Firstly, for Building Surveyors and Valuers it’s simple, in that we work 100% on behalf of our clearly defined clients, always attempting to avoid or declare any conflicts of interest and undue influence. For Estate Agents it’s more difficult, as the client is the person who pays the fee at the end, the seller, but that only happens if the buyer pays the seller by purchasing the property. Accordingly, there has to be a juggling of the interests of both in order to reach a sale of the property.

A building survey is vital for a buyer, so they can know what the real costs in money and hassle will be in purchasing that property and decide whether the unique benefits more than compensate for those. In many northern European countries, an independent building survey and valuation report must be obtained by the seller before they can market their property and be presented to potential buyers if requested. Defects can be corrected by the seller, or the price reduced to allow for them, or the buyer just accepts them as a cost of purchase.

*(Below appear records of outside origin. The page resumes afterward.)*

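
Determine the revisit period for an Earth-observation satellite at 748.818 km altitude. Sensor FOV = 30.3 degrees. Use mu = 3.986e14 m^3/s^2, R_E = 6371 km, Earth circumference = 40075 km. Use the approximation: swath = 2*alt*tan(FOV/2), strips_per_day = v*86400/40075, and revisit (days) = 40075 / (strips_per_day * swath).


swath = 2*748.818*tan(0.2644174) = 405.4956 km
v = sqrt(mu/r) = 7482.2842 m/s = 7.4823 km/s
strips/day = v*86400/40075 = 7.4823*86400/40075 = 16.1315
coverage/day = strips * swath = 16.1315 * 405.4956 = 6541.2475 km
revisit = 40075 / 6541.2475 = 6.1265 days

6.1265 days


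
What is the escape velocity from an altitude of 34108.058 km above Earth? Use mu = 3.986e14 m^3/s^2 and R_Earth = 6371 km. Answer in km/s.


r = 6371.0 + 34108.058 = 40479.0580 km = 4.0479058e+07 m
v_esc = sqrt(2*mu/r) = sqrt(2*3.986e14 / 4.0479058e+07)
v_esc = 4437.8074 m/s = 4.4378 km/s

4.4378 km/s


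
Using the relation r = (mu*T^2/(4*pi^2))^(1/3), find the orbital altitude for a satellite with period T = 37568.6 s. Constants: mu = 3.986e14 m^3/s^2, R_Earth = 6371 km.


T = 37568.6 s
r = (mu*T^2/(4*pi^2))^(1/3) = (3.986e14 * 37568.6^2 / (4*pi^2))^(1/3)
r = 2.4244275e+07 m = 24244.2745 km
alt = r - R_E = 24244.2745 - 6371 = 17873.2745 km

17873.2745 km


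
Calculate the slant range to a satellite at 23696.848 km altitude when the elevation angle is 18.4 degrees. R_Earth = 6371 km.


h = 23696.848 km, el = 18.4 deg
d = -R_E*sin(el) + sqrt((R_E*sin(el))^2 + 2*R_E*h + h^2)
d = -6371.0000*sin(0.3211406) + sqrt((6371.0000*0.315649)^2 + 2*6371.0000*23696.848 + 23696.848^2)
d = 27442.8616 km

27442.8616 km


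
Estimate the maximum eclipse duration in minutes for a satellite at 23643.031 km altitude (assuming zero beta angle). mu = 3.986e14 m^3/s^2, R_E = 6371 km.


r = 30014.0310 km
T = 862.4749 min
Eclipse fraction = arcsin(R_E/r)/pi = arcsin(6371.0000/30014.0310)/pi
= arcsin(0.2122674)/pi = 0.06808478
Eclipse duration = 0.06808478 * 862.4749 = 58.7214 min

58.7214 minutes


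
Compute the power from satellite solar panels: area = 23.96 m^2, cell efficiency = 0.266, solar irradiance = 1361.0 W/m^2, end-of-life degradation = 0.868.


P = area * eta * S * degradation
P = 23.96 * 0.266 * 1361.0 * 0.868
P = 7529.1561 W

7529.1561 W


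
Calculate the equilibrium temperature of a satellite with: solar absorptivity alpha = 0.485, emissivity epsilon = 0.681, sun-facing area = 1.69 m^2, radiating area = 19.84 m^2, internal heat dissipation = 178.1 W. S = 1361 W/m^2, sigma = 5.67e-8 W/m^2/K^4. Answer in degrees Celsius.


Numerator = alpha*S*A_sun + Q_int = 0.485*1361*1.69 + 178.1 = 1293.6436 W
Denominator = eps*sigma*A_rad = 0.681*5.67e-8*19.84 = 7.6607597e-07 W/K^4
T^4 = 1.6886624e+09 K^4
T = 202.7149 K = -70.4351 C

-70.4351 degrees Celsius


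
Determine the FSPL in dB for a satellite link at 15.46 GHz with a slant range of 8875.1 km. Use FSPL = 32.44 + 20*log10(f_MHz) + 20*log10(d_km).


f = 15.46 GHz = 15460.0000 MHz
d = 8875.1 km
FSPL = 32.44 + 20*log10(15460.0000) + 20*log10(8875.1)
FSPL = 32.44 + 83.7842 + 78.9635
FSPL = 195.1877 dB

195.1877 dB


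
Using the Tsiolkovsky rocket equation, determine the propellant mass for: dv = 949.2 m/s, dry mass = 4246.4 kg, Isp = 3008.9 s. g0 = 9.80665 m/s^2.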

It means that all know the background to the property purchase and avoids surprises and conflicts during negotiations and accusations of bad faith. The life and reputation of the estate agent is much simpler as they know that they, the buyer and as importantly, the seller, all know what they are selling. The agent can then concentrate on the marketing and putting forward the property in its best light.

Unfortunately, that doesn’t happen in Spain and so Building Surveys of properties can be a great concern for Estate Agents. If defects in a property, and there are always some, haven’t been noticed by the seller or the agent, but are pointed out by the surveyor, there can be a loss of faith in the agent by the owner, who perhaps looks upon them as having failed to avoid the disclosure; and certainly, by the potential buyer, who may feel that their friendly agent was hiding them all along. It’s unfair, as the average agent is skilled in marketing, but not necessarily an expert in identifying evidence of construction defects, which may have been hidden to casual observation. So, for now, the agent and owner have to sit and wait for the 2 to 3 hours that a building survey may take, hoping that nothing will be found that will put the potential buyer off the purchase. If there are multiple interests (ojalá!), there may be several surveyors intrusively poking into corners of the house and cupboards. So much simpler one pre-acquisition survey and report can be presented by the seller to the buyer.

Where the surveyor, and eventually all others involved, can be assisted is in making sure that water and electricity are switched on, and items that will take time to warm up, such as water heaters and underfloor heating, are started some time before the building surveyor arrives. Otherwise, the report will have many warnings that these things couldn’t be tested and could have defects that are not necessarily there. For similar reasons, all doors should be openable and electricity (both sides), water, IBI and any other appropriate invoices should be available for copying.